The New York Times has an article detailing the victories of states and municipalities to police illegal immigration in their communities.
On Thursday, a federal judge in Arizona ruled against a lawsuit by construction contractors and immigrant organizations who sought to halt a state law that went into effect on Jan. 1 imposing severe penalties on employers who knowingly hire illegal immigrants. The judge, Neil V. Wake of Federal District Court, methodically rejected all of the contractors’ arguments that the Arizona law invaded legal territory belonging exclusively to the federal government.
On Jan. 31, a federal judge in Missouri, E. Richard Webber, issued a similarly broad and even more forcefully worded decision in favor of an ordinance aimed at employers of illegal immigrants adopted by Valley Park, Mo., a city on the outskirts of St. Louis.
And, in an even more sweeping ruling in December, a judge in Oklahoma, James H. Payne, threw out a lawsuit against a state statute enacted last year requiring state contractors to verify new employees’ immigration status. Judge Payne said the immigrants should not be able to bring their claims to court because they were living in the country in violation of the law.

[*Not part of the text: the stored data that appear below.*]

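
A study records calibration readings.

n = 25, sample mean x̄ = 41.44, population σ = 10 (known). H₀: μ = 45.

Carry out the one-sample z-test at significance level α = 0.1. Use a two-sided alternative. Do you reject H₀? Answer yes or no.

reject H₀: yes

SE = σ/√n = 10/√25 = 2.0000
z = (x̄−μ₀)/SE = (41.44−45)/2.0000 = -1.7800
p-value (two-sided) = 0.07508
At α=0.1: p < α → reject H₀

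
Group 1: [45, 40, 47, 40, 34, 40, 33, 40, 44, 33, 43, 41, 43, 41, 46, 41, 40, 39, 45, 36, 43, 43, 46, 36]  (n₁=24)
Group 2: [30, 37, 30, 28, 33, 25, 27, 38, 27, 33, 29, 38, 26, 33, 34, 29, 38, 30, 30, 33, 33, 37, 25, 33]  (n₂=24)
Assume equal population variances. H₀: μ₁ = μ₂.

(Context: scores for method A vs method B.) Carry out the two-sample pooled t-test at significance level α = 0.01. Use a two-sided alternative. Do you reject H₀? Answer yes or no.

reject H₀: yes

x̄₁=40.792, s₁=4.054, n₁=24
x̄₂=31.500, s₂=4.149, n₂=24
s_p² = [23·4.054² + 23·4.149²]/46 = 16.8252
SE = √(s_p²·(1/24+1/24)) = 1.1841
t = (40.792−31.500)/1.1841 = 7.8470
df = 46
p-value (two-sided) = 0.00000
At α=0.01: p < α → reject H₀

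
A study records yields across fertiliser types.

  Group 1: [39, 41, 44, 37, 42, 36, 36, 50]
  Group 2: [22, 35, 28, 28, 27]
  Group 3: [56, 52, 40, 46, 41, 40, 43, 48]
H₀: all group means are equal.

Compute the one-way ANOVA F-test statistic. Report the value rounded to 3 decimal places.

Group means [40.62, 28.00, 45.75], grand mean 39.571
SSB = Σnᵢ(x̄ᵢ−x̄)² = 983.768; SSW = ΣΣ(x−x̄ᵢ)² = 491.375
MSB = 983.768/2 = 491.8839; MSW = 491.375/18 = 27.2986
F = MSB/MSW = 18.0186
df = (2, 18)

test statistic = 18.019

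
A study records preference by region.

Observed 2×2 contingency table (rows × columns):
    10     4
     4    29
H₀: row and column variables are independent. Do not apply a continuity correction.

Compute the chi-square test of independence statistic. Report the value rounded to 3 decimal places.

test statistic = 16.532

Row totals [14, 33], col totals [14, 33], n=47
χ² = (10−4.17)²/4.17 + (4−9.83)²/9.83 + (4−9.83)²/9.83 + (29−23.17)²/23.17 = 16.5316
df = 1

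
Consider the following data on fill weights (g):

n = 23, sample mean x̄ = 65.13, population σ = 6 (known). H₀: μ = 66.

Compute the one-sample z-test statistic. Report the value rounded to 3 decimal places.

SE = σ/√n = 6/√23 = 1.2511
z = (x̄−μ₀)/SE = (65.13−66)/1.2511 = -0.6954

test statistic = -0.695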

Locally, Farmers Branch passed a city ordinance requiring tenants to show proof of residency to rent within the city limits. The law has been stuck in the courts ever since, where liberals consider it cruel to enforce our laws.
Those in favor of illegal immigrants tend to argue that immigration is a federal issue and states and cities are barred from creating laws to enforce the feds' job. But many courts are starting to see the futility of preventing states and cities from protecting themselves in a situation where the federal government has been willfully impotent.
Judge Payne of Oklahoma, ruling Dec. 12 on state laws that took effect in November, went furthest in questioning the rights of illegal immigrants.
"These illegal alien plaintiffs seek nothing more than to use this court as a vehicle for their continued unlawful presence in this country," he wrote. "To allow these plaintiffs to do so would make this court an ‘abettor of iniquity,’ and this court finds that simply unpalatable."
It makes sense to me that states and localities should be allowed to police their own borders, particularly when the federal government has determined it will not do so.